When she went to get chain saw-certified for the first time, she walked up to an older man who was a professional timber faller brought in from private industry.
"He looks at me and goes, 'How many trees have you fallen?' and I said, 'I don't know, hundreds, maybe thousands,' and he said, 'OK, I was just wondering cause I've never had a woman try to certify with me before,' and I said, 'OK well let's do it,'" said Rau.
He gave her a saw with a 42-inch bar on it and an even bigger tree. She cut out two triangle-shaped pieces halfway through the trunk at a downward angle. Then she cut into the trunk from the opposite side, controlling where the tree fell. It was a perfect Humboldt face cut.
"I put the tree exactly where I wanted it. Everything was perfect and he was just blown away. He called all the guys down the hill and said, 'That's what this is supposed to look like,' and I was like, 'Whoa, OK, cool,'" said Rau.
She wasn't trying to prove anything. In fact, Rau thought she might not pass that day.
Ray now has the highest level of certification as a faller, an accomplishment not many women have achieved. Timber-oriented work came to her through fire, but she's taken these skills out to her family's tree farm where she scales logs and sends them off on trucks to the mill. Rau also hosts classes to mentor and certify other fallers.
Ray noticed that firefighters are often stereotyped as heroic strong men, making it difficult for people who do not see themselves like that to feel like they belong. She doesn't believe that men and women are bor with natural inclinations to do some things and not others, but born with natural inclinations to do some things and not others, but rather this perception is a cultural development that's ingrained in children.
"I think it starts very young, whether it's referring to firefighter as "firemen," or not ever seeing themselves as an adult in those fire clothes or in that timber gear," said Rau. "Girls don't see themselves in the hard hat, they don't see themselves in the hickory shirt, so they just kind of go, 'That's not for me.' If you don't grow up looking at those folks as your heroes, then you don't even know that's an option."
The ideal future in Rau's mind is one in which 'women in fire' or 'women in timber' isn't a thing anymore because they are just humans doing the work.
Jill Bell, a forest engineer and daughter of a logger, doesn't see herself as any different from her male counterparts. She wasn't raised any differently; she did the same things as her brother, like splitting firewood, bucking hay and moving irrigation pipes. She wants to be respected for her technical skills, not her gender.
When Bell was deciding whether to take on the job as one of the 16 area managers for the timber company Weyerhaeuser, she and her husband had a lot to consider. The job would move Bell from Estacada to Springfield, but in the end, they decided it was worth it.

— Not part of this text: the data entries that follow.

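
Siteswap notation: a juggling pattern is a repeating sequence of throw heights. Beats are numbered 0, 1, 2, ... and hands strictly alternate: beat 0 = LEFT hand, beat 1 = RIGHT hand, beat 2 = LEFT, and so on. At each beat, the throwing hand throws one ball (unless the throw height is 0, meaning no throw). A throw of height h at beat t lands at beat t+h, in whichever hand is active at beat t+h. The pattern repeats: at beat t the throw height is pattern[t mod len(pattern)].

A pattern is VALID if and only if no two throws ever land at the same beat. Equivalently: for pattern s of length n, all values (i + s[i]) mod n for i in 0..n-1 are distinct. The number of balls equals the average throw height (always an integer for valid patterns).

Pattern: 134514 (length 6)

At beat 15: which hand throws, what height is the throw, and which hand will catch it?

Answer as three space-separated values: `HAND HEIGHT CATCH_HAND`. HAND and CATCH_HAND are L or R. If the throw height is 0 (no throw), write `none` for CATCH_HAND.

Answer: R 5 L

Derivation:
Beat 15: 15 mod 2 = 1, so hand = R
Throw height = pattern[15 mod 6] = pattern[3] = 5
Lands at beat 15+5=20, 20 mod 2 = 0, so catch hand = L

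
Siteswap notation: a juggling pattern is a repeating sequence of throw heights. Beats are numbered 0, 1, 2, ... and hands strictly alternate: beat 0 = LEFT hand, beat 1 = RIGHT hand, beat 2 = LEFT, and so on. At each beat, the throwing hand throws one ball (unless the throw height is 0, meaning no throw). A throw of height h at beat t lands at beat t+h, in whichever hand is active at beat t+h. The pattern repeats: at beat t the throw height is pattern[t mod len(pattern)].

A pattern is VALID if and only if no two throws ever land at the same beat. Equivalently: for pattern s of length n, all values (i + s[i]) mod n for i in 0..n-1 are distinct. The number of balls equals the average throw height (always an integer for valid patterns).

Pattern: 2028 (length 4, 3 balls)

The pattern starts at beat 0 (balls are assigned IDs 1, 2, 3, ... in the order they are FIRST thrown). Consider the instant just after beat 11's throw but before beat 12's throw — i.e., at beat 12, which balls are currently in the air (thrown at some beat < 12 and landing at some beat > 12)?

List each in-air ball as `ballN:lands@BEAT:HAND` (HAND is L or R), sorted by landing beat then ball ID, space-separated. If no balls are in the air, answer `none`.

Beat 0 (L): throw ball1 h=2 -> lands@2:L; in-air after throw: [b1@2:L]
Beat 2 (L): throw ball1 h=2 -> lands@4:L; in-air after throw: [b1@4:L]
Beat 3 (R): throw ball2 h=8 -> lands@11:R; in-air after throw: [b1@4:L b2@11:R]
Beat 4 (L): throw ball1 h=2 -> lands@6:L; in-air after throw: [b1@6:L b2@11:R]
Beat 6 (L): throw ball1 h=2 -> lands@8:L; in-air after throw: [b1@8:L b2@11:R]
Beat 7 (R): throw ball3 h=8 -> lands@15:R; in-air after throw: [b1@8:L b2@11:R b3@15:R]
Beat 8 (L): throw ball1 h=2 -> lands@10:L; in-air after throw: [b1@10:L b2@11:R b3@15:R]
Beat 10 (L): throw ball1 h=2 -> lands@12:L; in-air after throw: [b2@11:R b1@12:L b3@15:R]
Beat 11 (R): throw ball2 h=8 -> lands@19:R; in-air after throw: [b1@12:L b3@15:R b2@19:R]
Beat 12 (L): throw ball1 h=2 -> lands@14:L; in-air after throw: [b1@14:L b3@15:R b2@19:R]

Answer: ball3:lands@15:R ball2:lands@19:R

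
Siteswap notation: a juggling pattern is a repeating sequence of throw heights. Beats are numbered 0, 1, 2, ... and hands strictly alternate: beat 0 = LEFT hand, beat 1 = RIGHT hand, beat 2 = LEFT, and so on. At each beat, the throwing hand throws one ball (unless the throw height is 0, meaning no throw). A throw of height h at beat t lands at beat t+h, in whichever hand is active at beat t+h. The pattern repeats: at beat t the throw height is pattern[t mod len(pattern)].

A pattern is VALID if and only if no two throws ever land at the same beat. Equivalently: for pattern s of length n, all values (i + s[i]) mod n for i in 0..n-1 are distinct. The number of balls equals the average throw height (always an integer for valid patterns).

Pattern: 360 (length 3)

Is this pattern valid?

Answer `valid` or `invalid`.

i=0: (i + s[i]) mod n = (0 + 3) mod 3 = 0
i=1: (i + s[i]) mod n = (1 + 6) mod 3 = 1
i=2: (i + s[i]) mod n = (2 + 0) mod 3 = 2
Residues: [0, 1, 2], distinct: True

Answer: valid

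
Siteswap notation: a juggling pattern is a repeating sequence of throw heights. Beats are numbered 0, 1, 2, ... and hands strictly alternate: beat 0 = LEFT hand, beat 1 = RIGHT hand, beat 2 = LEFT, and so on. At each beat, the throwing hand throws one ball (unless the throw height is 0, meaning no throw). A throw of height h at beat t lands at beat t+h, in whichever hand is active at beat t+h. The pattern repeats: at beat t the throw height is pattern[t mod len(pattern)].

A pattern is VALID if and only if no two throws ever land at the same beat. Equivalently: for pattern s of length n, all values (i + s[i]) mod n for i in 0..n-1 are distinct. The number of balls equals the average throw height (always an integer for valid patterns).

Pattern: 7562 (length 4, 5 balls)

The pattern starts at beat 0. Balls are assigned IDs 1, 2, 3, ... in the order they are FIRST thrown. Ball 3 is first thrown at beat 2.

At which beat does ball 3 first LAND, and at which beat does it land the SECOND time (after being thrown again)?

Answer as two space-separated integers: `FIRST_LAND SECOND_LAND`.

Answer: 8 15

Derivation:
Beat 0 (L): throw ball1 h=7 -> lands@7:R; in-air after throw: [b1@7:R]
Beat 1 (R): throw ball2 h=5 -> lands@6:L; in-air after throw: [b2@6:L b1@7:R]
Beat 2 (L): throw ball3 h=6 -> lands@8:L; in-air after throw: [b2@6:L b1@7:R b3@8:L]
Beat 3 (R): throw ball4 h=2 -> lands@5:R; in-air after throw: [b4@5:R b2@6:L b1@7:R b3@8:L]
Beat 4 (L): throw ball5 h=7 -> lands@11:R; in-air after throw: [b4@5:R b2@6:L b1@7:R b3@8:L b5@11:R]
Beat 5 (R): throw ball4 h=5 -> lands@10:L; in-air after throw: [b2@6:L b1@7:R b3@8:L b4@10:L b5@11:R]
Beat 6 (L): throw ball2 h=6 -> lands@12:L; in-air after throw: [b1@7:R b3@8:L b4@10:L b5@11:R b2@12:L]
Beat 7 (R): throw ball1 h=2 -> lands@9:R; in-air after throw: [b3@8:L b1@9:R b4@10:L b5@11:R b2@12:L]
Beat 8 (L): throw ball3 h=7 -> lands@15:R; in-air after throw: [b1@9:R b4@10:L b5@11:R b2@12:L b3@15:R]
Beat 9 (R): throw ball1 h=5 -> lands@14:L; in-air after throw: [b4@10:L b5@11:R b2@12:L b1@14:L b3@15:R]
Beat 10 (L): throw ball4 h=6 -> lands@16:L; in-air after throw: [b5@11:R b2@12:L b1@14:L b3@15:R b4@16:L]
Beat 11 (R): throw ball5 h=2 -> lands@13:R; in-air after throw: [b2@12:L b5@13:R b1@14:L b3@15:R b4@16:L]
Beat 12 (L): throw ball2 h=7 -> lands@19:R; in-air after throw: [b5@13:R b1@14:L b3@15:R b4@16:L b2@19:R]
Beat 13 (R): throw ball5 h=5 -> lands@18:L; in-air after throw: [b1@14:L b3@15:R b4@16:L b5@18:L b2@19:R]
Beat 14 (L): throw ball1 h=6 -> lands@20:L; in-air after throw: [b3@15:R b4@16:L b5@18:L b2@19:R b1@20:L]
Beat 15 (R): throw ball3 h=2 -> lands@17:R; in-air after throw: [b4@16:L b3@17:R b5@18:L b2@19:R b1@20:L]
Ball 3: thrown@2 h=6 -> first land @8; rethrown@8 h=7 -> second land @15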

"We speculated that I was the only woman getting the job offer, and I wanted to make a statement and be a role model for other women," said Bell. "It's important for the younger generation to know that these jobs are obtainable because in the past it's always been viewed that they're not obtainable for a female."
Shiffart, who is now a senior at Sweet Home High School, is hoping to pursue a five-year dual forest engineering and civil engineering degree at Oregon State University after graduation. Until then, she will continue to compete for third season with her high school forestry club, which now has more girls than boys- a huge shift from even a decade ago, according to former forestry club adviser Dustin Nichol.
Girls like Shiffart are following in the footsteps of women like Bell, Rau, Astor, and Reaves, adding their unique and important voices to the timber industry.